In recent years, law firms started to really look at overall profitability, and the events of the past six months have only made that more of a core focus today. For those firms that have yet to transform their back office services into profit centers, their leadership teams continue to struggle with controlling these costs.
How COVID-19 has affected back office services:
Real estate footprint – With law firms finding that they can operate efficiently with lawyers and support staff working remotely, many may begin to reconsider their working space. With fewer employees in the office, and if clients don’t visit frequently, do you need to pay for four floors of prime property?
Cost recovery and bill back are gone – Many firms have had a skeleton crew operating their mailrooms and copy centers during the pandemic. Cost recovery mechanisms and metrics have taken a back seat to an emphasis on service levels, as many operations are striving to “just get through the day.”
People doing the wrong jobs – Right now, it’s crucial that the number of support staff working remotely stay on track with their billable work and client service. When routine tasks such as mail, copying, scanning, coordinating deliveries, etc. permeate their schedule, you end up with highly paid legal assistants handling administrative work.
How back office services cost firms money, regardless of the current pandemic:
Overhead – Firms often waste a lot of money on equipment. Some vendors oversell firms on the equipment necessary to run a business. They push high-cost functions that a firm will rarely use, or these features just don’t perform as they should. There are also overages and their associated monthly invoices. Another possible issue: the firm is locked into a contract or, worse, purchased equipment and is now stuck with it for the long haul. Finally, don’t forget the supply vendors who charge premiums on office supplies, just because they can.
Healthcare expenses – We all know that the costs of employee benefits has been rising steadily for years, and right now, this is just one more financial consideration creating problems, and firms are looking for areas of opportunity to impact this cost as well.
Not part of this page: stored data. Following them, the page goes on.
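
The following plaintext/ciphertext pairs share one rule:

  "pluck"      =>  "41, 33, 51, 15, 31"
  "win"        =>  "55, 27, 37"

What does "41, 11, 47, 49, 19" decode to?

paste

p(#16)→41 and l(#12)→33: differences scale by 2, so n = 2·pos + 9. Each letter becomes 2×(its alphabet position, a=1..z=26) + 9.
Reversing it on 41, 11, 47, 49, 19: 41→(41−9)÷2=16=p, 11→(11−9)÷2=1=a, 47→(47−9)÷2=19=s, 49→(49−9)÷2=20=t, 19→(19−9)÷2=5=e.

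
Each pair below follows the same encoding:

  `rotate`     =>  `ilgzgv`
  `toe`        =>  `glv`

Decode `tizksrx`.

graphic

Each pair mirrors across the alphabet (r↔i, o↔l, t↔g): positions sum to 25. Each letter is replaced by its mirror in the alphabet: a↔z, b↔y, c↔x, and so on (the Atbash cipher).
Undoing it on tizksrx: t↔g, i↔r, z↔a, k↔p, s↔h, r↔i, x↔c.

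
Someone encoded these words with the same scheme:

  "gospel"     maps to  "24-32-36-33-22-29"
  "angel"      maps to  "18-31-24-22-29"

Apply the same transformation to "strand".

36-37-35-18-31-21

Letters become their 1-based position plus 17 (so a→18, b→19, …).
On strand: s=19→36, t=20→37, r=18→35, a=1→18, n=14→31, d=4→21.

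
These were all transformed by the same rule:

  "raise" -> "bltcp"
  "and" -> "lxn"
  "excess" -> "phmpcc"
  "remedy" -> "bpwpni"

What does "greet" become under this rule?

qbppd

Two shifts are in play — +11 for a/e/i/o/u, +10 for every other letter.
Applying it to greet: g(cons)+10=q, r(cons)+10=b, e(vowel)+11=p, e(vowel)+11=p, t(cons)+10=d.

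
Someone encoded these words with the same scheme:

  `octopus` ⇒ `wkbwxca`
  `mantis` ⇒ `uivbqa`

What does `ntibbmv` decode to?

Compare letters: o→w is +8, c→k is +8, t→b is +8 — a constant shift. Each letter is shifted forward by 8 in the alphabet (a Caesar shift of +8).
Decoding ntibbmv: n−8=f, t−8=l, i−8=a, b−8=t, b−8=t, m−8=e, v−8=n.

flatten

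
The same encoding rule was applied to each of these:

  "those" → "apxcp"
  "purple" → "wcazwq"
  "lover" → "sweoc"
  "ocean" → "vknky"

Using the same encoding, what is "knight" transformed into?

In those: t→a is +7, h→p is +8, o→x is +9, s→c is +10 — the shift increases by 1 each position. The shift increases by 1 at each position, starting from +7: 7, 8, 9, ….
On knight: k+7=r, n+8=v, i+9=r, g+10=q, h+11=s, t+12=f.

rvrqsf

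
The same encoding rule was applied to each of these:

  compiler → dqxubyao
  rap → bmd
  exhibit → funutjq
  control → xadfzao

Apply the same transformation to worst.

fedai

Read the word backwards and shift each letter +12.
Applying it to worst: reverse → tsrow; then shift: t+12=f, s+12=e, r+12=d, o+12=a, w+12=i.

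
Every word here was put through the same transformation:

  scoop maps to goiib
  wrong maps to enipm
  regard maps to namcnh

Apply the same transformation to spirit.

gbynyz

s(18)→g(6) and c(2)→o(14) fit y≡19x+2 (mod 26); the inverse of 19 mod 26 is 11. Treating letters as 0–25, the rule is x ↦ 19x + 2 (mod 26).
For spirit: s(18)→19·18+2≡6=g; p(15)→19·15+2≡1=b; i(8)→19·8+2≡24=y; r(17)→19·17+2≡13=n; i(8)→19·8+2≡24=y; t(19)→19·19+2≡25=z (all mod 26).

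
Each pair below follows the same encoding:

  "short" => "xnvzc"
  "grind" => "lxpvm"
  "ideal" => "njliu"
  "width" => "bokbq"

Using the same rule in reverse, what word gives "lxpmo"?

grief

In short: s→x is +5, h→n is +6, o→v is +7, r→z is +8 — the shift increases by 1 each position. The shift increases by 1 at each position, starting from +5: 5, 6, 7, ….
Reversing it on lxpmo: l−5=g, x−6=r, p−7=i, m−8=e, o−9=f.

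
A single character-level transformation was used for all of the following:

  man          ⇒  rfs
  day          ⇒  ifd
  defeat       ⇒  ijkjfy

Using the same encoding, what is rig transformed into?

Compare letters: m→r is +5, a→f is +5, n→s is +5 — a constant shift. This is a Caesar cipher with shift 5.
For rig: r+5=w, i+5=n, g+5=l.

wnl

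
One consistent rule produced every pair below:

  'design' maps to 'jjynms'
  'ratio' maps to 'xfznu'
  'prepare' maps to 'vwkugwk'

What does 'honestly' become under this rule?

nttjyyrd

Shifts by position in design: pos 0: d→j (+6), pos 1: e→j (+5), pos 2: s→y (+6), pos 3: i→n (+5) — repeating every 2. It's a Vigenère-style cipher with numeric key [6,5]: position i shifts by key[i mod 2].
On honestly: h+6=n, o+5=t, n+6=t, e+5=j, s+6=y, t+5=y, l+6=r, y+5=d.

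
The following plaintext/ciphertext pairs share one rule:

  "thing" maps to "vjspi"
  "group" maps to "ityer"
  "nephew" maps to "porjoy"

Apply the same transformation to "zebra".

bodtk

The shift depends on letter class: consonant t→v is +2, but vowel i→s is +10. The rule splits by letter class: vowels +10, consonants +2.
Applying it to zebra: z(cons)+2=b, e(vowel)+10=o, b(cons)+2=d, r(cons)+2=t, a(vowel)+10=k.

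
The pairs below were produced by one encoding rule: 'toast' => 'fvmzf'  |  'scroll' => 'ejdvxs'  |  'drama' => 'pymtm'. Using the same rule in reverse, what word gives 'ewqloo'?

speech

Shifts by position in toast: pos 0: t→f (+12), pos 1: o→v (+7), pos 2: a→m (+12), pos 3: s→z (+7) — repeating every 2. The shifts repeat in a cycle of length 2: positions 0,1,… shift by +12, +7, then the pattern repeats.
Reversing it on ewqloo: e−12=s, w−7=p, q−12=e, l−7=e, o−12=c, o−7=h.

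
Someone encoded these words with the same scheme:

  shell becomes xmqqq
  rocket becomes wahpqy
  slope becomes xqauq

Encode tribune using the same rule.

ywuggsq

The shift depends on letter class: consonant s→x is +5, but vowel e→q is +12. Two shifts are in play — +12 for a/e/i/o/u, +5 for every other letter.
For tribune: t(cons)+5=y, r(cons)+5=w, i(vowel)+12=u, b(cons)+5=g, u(vowel)+12=g, n(cons)+5=s, e(vowel)+12=q.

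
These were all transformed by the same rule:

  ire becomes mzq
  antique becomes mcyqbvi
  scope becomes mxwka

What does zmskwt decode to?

The output letters match the input read backwards, each shifted +8: ire reversed is eri. The word is reversed, then every letter is shifted forward by 8.
Decoding zmskwt: shift back: z−8=r, m−8=e, s−8=k, k−8=c, w−8=o, t−8=l → rekcol; then reverse → locker.

locker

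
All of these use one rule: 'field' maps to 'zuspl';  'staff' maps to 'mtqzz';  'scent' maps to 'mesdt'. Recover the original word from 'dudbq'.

f(5)→z(25) and i(8)→u(20) fit y≡7x+16 (mod 26); the inverse of 7 mod 26 is 15. Treating letters as 0–25, the rule is x ↦ 7x + 16 (mod 26).
Undoing it on dudbq: d(3)→15·(3−16)≡13=n; u(20)→15·(20−16)≡8=i; d(3)→15·(3−16)≡13=n; b(1)→15·(1−16)≡9=j; q(16)→15·(16−16)≡0=a (all mod 26).

ninja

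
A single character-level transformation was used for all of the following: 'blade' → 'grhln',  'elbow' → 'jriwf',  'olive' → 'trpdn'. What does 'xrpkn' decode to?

slice

In blade: b→g is +5, l→r is +6, a→h is +7, d→l is +8 — the shift increases by 1 each position. Each letter shifts forward by (position + 5), i.e. 5, 6, 7, … — the shift grows by one for each successive letter.
Reversing it on xrpkn: x−5=s, r−6=l, p−7=i, k−8=c, n−9=e.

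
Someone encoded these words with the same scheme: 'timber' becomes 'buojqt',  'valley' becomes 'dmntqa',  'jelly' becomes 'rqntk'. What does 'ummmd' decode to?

Shifts by position in timber: pos 0: t→b (+8), pos 1: i→u (+12), pos 2: m→o (+2), pos 3: b→j (+8), pos 4: e→q (+12), pos 5: r→t (+2) — repeating every 3. It's a Vigenère-style cipher with numeric key [8,12,2]: position i shifts by key[i mod 3].
Undoing it on ummmd: u−8=m, m−12=a, m−2=k, m−8=e, d−12=r.

maker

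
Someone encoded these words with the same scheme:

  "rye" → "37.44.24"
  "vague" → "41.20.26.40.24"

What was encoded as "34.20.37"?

Letters become their 1-based position plus 19 (so a→20, b→21, …).
Decoding 34.20.37: 34→(34−19)÷1=15=o, 20→(20−19)÷1=1=a, 37→(37−19)÷1=18=r.

oar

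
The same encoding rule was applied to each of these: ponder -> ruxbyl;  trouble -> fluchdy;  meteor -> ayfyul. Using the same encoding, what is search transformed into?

p(15)→r(17) and o(14)→u(20) fit y≡23x+10 (mod 26); the inverse of 23 mod 26 is 17. Each letter's alphabet position (a=0..z=25) is mapped through 23·x+10 mod 26 — an affine cipher.
For search: s(18)→23·18+10≡8=i; e(4)→23·4+10≡24=y; a(0)→23·0+10≡10=k; r(17)→23·17+10≡11=l; c(2)→23·2+10≡4=e; h(7)→23·7+10≡15=p (all mod 26).

iyklep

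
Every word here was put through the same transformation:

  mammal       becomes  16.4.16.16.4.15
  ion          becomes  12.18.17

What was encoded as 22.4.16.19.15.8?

m is letter #13 and maps to 16: an offset of 3. The number is (letter's place in the alphabet, a=1) + 3.
Decoding 22.4.16.19.15.8: 22→(22−3)÷1=19=s, 4→(4−3)÷1=1=a, 16→(16−3)÷1=13=m, 19→(19−3)÷1=16=p, 15→(15−3)÷1=12=l, 8→(8−3)÷1=5=e.

sample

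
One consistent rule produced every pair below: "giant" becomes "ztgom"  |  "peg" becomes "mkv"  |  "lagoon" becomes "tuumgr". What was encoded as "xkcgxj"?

The output letters match the input read backwards, each shifted +6: giant reversed is tnaig. Read the word backwards and shift each letter +6.
Reversing it on xkcgxj: shift back: x−6=r, k−6=e, c−6=w, g−6=a, x−6=r, j−6=d → reward; then reverse → drawer.

drawer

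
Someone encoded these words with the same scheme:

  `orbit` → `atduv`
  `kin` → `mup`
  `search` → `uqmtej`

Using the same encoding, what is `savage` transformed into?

The shift depends on letter class: consonant r→t is +2, but vowel o→a is +12. Vowels shift forward by 12 and consonants shift forward by 2.
On savage: s(cons)+2=u, a(vowel)+12=m, v(cons)+2=x, a(vowel)+12=m, g(cons)+2=i, e(vowel)+12=q.

umxmiq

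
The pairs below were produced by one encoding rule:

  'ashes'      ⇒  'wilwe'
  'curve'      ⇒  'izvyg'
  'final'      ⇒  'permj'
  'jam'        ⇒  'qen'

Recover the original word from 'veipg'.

clear

The output letters match the input read backwards, each shifted +4: ashes reversed is sehsa. The word is reversed, then every letter is shifted forward by 4.
Reversing it on veipg: shift back: v−4=r, e−4=a, i−4=e, p−4=l, g−4=c → raelc; then reverse → clear.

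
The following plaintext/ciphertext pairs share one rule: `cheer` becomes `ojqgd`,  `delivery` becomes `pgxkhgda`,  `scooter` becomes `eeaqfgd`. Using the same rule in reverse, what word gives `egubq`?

Shifts by position in cheer: pos 0: c→o (+12), pos 1: h→j (+2), pos 2: e→q (+12), pos 3: e→g (+2) — repeating every 2. A repeating key of period 2 is used — shifts +12, +2 over and over.
Undoing it on egubq: e−12=s, g−2=e, u−12=i, b−2=z, q−12=e.

seize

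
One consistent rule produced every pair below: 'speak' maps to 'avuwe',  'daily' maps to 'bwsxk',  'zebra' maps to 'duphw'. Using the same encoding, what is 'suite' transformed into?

amstu

s(18)→a(0) and p(15)→v(21) fit y≡19x+22 (mod 26); the inverse of 19 mod 26 is 11. Each letter's alphabet position (a=0..z=25) is mapped through 19·x+22 mod 26 — an affine cipher.
For suite: s(18)→19·18+22≡0=a; u(20)→19·20+22≡12=m; i(8)→19·8+22≡18=s; t(19)→19·19+22≡19=t; e(4)→19·4+22≡20=u (all mod 26).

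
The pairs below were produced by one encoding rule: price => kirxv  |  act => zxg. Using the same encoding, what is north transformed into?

mligs

Each pair mirrors across the alphabet (p↔k, r↔i, i↔r): positions sum to 25. This is the alphabet-reversal cipher (Atbash): a becomes z, b becomes y, etc.
For north: n↔m, o↔l, r↔i, t↔g, h↔s.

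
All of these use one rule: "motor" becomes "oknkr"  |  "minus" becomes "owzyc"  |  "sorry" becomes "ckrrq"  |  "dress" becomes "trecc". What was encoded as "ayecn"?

guest

m(12)→o(14) and o(14)→k(10) fit y≡11x+12 (mod 26); the inverse of 11 mod 26 is 19. This is an affine cipher: with a=0,…,z=25, each position x becomes (11x+12) mod 26.
Undoing it on ayecn: a(0)→19·(0−12)≡6=g; y(24)→19·(24−12)≡20=u; e(4)→19·(4−12)≡4=e; c(2)→19·(2−12)≡18=s; n(13)→19·(13−12)≡19=t (all mod 26).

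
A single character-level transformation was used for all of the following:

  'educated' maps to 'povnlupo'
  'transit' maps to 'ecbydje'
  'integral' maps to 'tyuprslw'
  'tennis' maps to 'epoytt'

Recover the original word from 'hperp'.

Shifts by position in educated: pos 0: e→p (+11), pos 1: d→o (+11), pos 2: u→v (+1), pos 3: c→n (+11), pos 4: a→l (+11), pos 5: t→u (+1) — repeating every 3. It's a Vigenère-style cipher with numeric key [11,11,1]: position i shifts by key[i mod 3].
Undoing it on hperp: h−11=w, p−11=e, e−1=d, r−11=g, p−11=e.

wedge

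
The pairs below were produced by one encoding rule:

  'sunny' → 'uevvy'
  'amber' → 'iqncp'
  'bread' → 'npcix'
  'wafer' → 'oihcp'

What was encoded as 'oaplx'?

s(18)→u(20) and u(20)→e(4) fit y≡5x+8 (mod 26); the inverse of 5 mod 26 is 21. This is an affine cipher: with a=0,…,z=25, each position x becomes (5x+8) mod 26.
Reversing it on oaplx: o(14)→21·(14−8)≡22=w; a(0)→21·(0−8)≡14=o; p(15)→21·(15−8)≡17=r; l(11)→21·(11−8)≡11=l; x(23)→21·(23−8)≡3=d (all mod 26).

world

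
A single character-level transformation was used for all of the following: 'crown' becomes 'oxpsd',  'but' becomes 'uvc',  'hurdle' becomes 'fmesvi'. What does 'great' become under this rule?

The output letters match the input read backwards, each shifted +1: crown reversed is nworc. The word is reversed, then every letter is shifted forward by 1.
For great: reverse → taerg; then shift: t+1=u, a+1=b, e+1=f, r+1=s, g+1=h.

ubfsh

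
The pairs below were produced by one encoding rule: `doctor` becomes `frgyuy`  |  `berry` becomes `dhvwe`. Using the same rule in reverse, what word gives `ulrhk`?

since

In doctor: d→f is +2, o→r is +3, c→g is +4, t→y is +5 — the shift increases by 1 each position. The shift increases by 1 at each position, starting from +2: 2, 3, 4, ….
Reversing it on ulrhk: u−2=s, l−3=i, r−4=n, h−5=c, k−6=e.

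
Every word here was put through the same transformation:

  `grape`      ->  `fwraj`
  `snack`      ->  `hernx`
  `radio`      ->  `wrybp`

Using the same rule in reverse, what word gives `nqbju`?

This is an affine cipher: with a=0,…,z=25, each position x becomes (11x+17) mod 26.
Undoing it on nqbju: n(13)→19·(13−17)≡2=c; q(16)→19·(16−17)≡7=h; b(1)→19·(1−17)≡8=i; j(9)→19·(9−17)≡4=e; u(20)→19·(20−17)≡5=f (all mod 26).

chief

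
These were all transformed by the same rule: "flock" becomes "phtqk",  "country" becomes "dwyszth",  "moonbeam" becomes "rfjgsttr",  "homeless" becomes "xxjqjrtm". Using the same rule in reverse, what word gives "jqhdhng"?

The word is reversed, then every letter is shifted forward by 5.
Reversing it on jqhdhng: shift back: j−5=e, q−5=l, h−5=c, d−5=y, h−5=c, n−5=i, g−5=b → elcycib; then reverse → bicycle.

bicycle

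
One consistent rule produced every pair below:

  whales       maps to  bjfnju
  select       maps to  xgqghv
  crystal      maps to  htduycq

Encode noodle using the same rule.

Shifts by position in whales: pos 0: w→b (+5), pos 1: h→j (+2), pos 2: a→f (+5), pos 3: l→n (+2) — repeating every 2. It's a Vigenère-style cipher with numeric key [5,2]: position i shifts by key[i mod 2].
Applying it to noodle: n+5=s, o+2=q, o+5=t, d+2=f, l+5=q, e+2=g.

sqtfqg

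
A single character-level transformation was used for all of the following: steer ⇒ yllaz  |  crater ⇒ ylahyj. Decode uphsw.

plain

The output letters match the input read backwards, each shifted +7: steer reversed is reets. Two steps: reverse the string, then apply a Caesar shift of +7.
Decoding uphsw: shift back: u−7=n, p−7=i, h−7=a, s−7=l, w−7=p → nialp; then reverse → plain.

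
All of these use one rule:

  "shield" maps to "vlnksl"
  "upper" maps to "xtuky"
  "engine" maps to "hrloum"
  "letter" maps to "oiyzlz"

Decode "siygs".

In shield: s→v is +3, h→l is +4, i→n is +5, e→k is +6 — the shift increases by 1 each position. Letter i (0-indexed) is shifted by i+3, so successive shifts are 3, 4, 5, ….
Decoding siygs: s−3=p, i−4=e, y−5=t, g−6=a, s−7=l.

petal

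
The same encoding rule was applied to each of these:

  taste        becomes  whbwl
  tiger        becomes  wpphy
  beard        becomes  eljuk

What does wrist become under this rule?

Shifts by position in taste: pos 0: t→w (+3), pos 1: a→h (+7), pos 2: s→b (+9), pos 3: t→w (+3), pos 4: e→l (+7) — repeating every 3. The shifts repeat in a cycle of length 3: positions 0,1,… shift by +3, +7, +9, then the pattern repeats.
Applying it to wrist: w+3=z, r+7=y, i+9=r, s+3=v, t+7=a.

zyrva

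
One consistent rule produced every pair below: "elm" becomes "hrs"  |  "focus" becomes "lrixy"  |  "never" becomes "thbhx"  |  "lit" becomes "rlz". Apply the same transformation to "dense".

jhtyh

The shift depends on letter class: consonant l→r is +6, but vowel e→h is +3. Two shifts are in play — +3 for a/e/i/o/u, +6 for every other letter.
Applying it to dense: d(cons)+6=j, e(vowel)+3=h, n(cons)+6=t, s(cons)+6=y, e(vowel)+3=h.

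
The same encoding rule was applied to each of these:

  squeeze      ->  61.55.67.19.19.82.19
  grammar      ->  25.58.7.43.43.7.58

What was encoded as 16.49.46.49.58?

s(#19)→61 and q(#17)→55: differences scale by 3, so n = 3·pos + 4. The formula is n = 3×(alphabet index, a=1) + 4.
Reversing it on 16.49.46.49.58: 16→(16−4)÷3=4=d, 49→(49−4)÷3=15=o, 46→(46−4)÷3=14=n, 49→(49−4)÷3=15=o, 58→(58−4)÷3=18=r.

donor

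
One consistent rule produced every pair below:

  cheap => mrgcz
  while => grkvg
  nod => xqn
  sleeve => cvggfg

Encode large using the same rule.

The shift depends on letter class: consonant c→m is +10, but vowel e→g is +2. Two shifts are in play — +2 for a/e/i/o/u, +10 for every other letter.
For large: l(cons)+10=v, a(vowel)+2=c, r(cons)+10=b, g(cons)+10=q, e(vowel)+2=g.

vcbqg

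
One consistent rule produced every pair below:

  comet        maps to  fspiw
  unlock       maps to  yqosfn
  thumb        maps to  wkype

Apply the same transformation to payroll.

The shift depends on letter class: consonant c→f is +3, but vowel o→s is +4. Two shifts are in play — +4 for a/e/i/o/u, +3 for every other letter.
Applying it to payroll: p(cons)+3=s, a(vowel)+4=e, y(cons)+3=b, r(cons)+3=u, o(vowel)+4=s, l(cons)+3=o, l(cons)+3=o.

sebusoo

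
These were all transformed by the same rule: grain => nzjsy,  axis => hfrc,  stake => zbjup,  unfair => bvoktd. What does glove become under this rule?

ntxfp

In grain: g→n is +7, r→z is +8, a→j is +9, i→s is +10 — the shift increases by 1 each position. Each letter shifts forward by (position + 7), i.e. 7, 8, 9, … — the shift grows by one for each successive letter.
On glove: g+7=n, l+8=t, o+9=x, v+10=f, e+11=p.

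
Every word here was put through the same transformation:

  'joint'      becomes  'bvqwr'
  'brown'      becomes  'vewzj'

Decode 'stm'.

elk

Read the word backwards and shift each letter +8.
Reversing it on stm: shift back: s−8=k, t−8=l, m−8=e → kle; then reverse → elk.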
Most firms truly believe they have a handle on what their true expenses are for overhead office services, as countless hours are put into creating budgets to lay out money allocation each month. Generally, these numbers come from a team of office managers, IT departments, firm administrators, or even support staff. They agree on what they feel is the best solution to fit their daily workflow and plug in a number. Equipment is purchased or leased and then – bam! – you have systems in place. How much time was really invested in this process? Has each function been truly vetted? Snap decisions on equipment, software, or procedures are put into play and off they go. And bad decisions on contracts or purchases can cause a firm to hemorrhage money.
So, what’s the solution? Three words: Managed Office Services (MOS).
The items listed above are all important considerations. While they may seem minor individually, together, they can wreak havoc on a P&L. Luckily, MOS providers can assist firms with these challenges. In fact, many large firms have already incorporated MOS into their business plans, moving their back office centers and staff from high-cost environments to other cities or to an outsourced arrangement with a trusted MOS partner.
MOS providers often find that their clients are great at their core business, making the appropriate adjustments and decisions to support growth, but handling office services can often be a speed bump along the way. That’s why directing the right work to the right place at the right cost – i.e. taking advantage of managed office services – can help put a law firm miles ahead of its competition.
A firm can expect an MOS provider to perform a detailed audit of their current systems, processes, volumes, and expenses; to quickly recommend and install equipment and software; and even to place people in the office to increase the firm’s efficiencies, while allocating the appropriate expenses by project and facilitating the recovery of those expenses.
Another enormous benefit of using managed office services is that, when it comes to finding human resources, the provider won’t just “fill a position.” They will do all the sourcing, recruiting, interviewing, hiring, and training before a talented professional is placed in a firm. And, since expensive machines are only as good as the people who operate them, this is one less thing a firm needs to worry about.
Back office services offered by MOS providers range from hospitality/reception, mail room management and other secretarial tasks (e.g. copying, scanning, etc.) to equipment purchasing, and can help provide pathways to cost reduction, overhead consolidation, streamlined document management, and even healthcare expense savings. By putting the right people, processes, and technology into place, a firm can ensure a more efficient and cost-effective future.
Given the change in perspective that has taken place across law firms (and businesses of all kinds) in regard to profitability, considering this type of engagement is worth a discussion with your executive team. Law firms that can focus on the practice of law and the business of law will no doubt be better equipped for whatever comes next.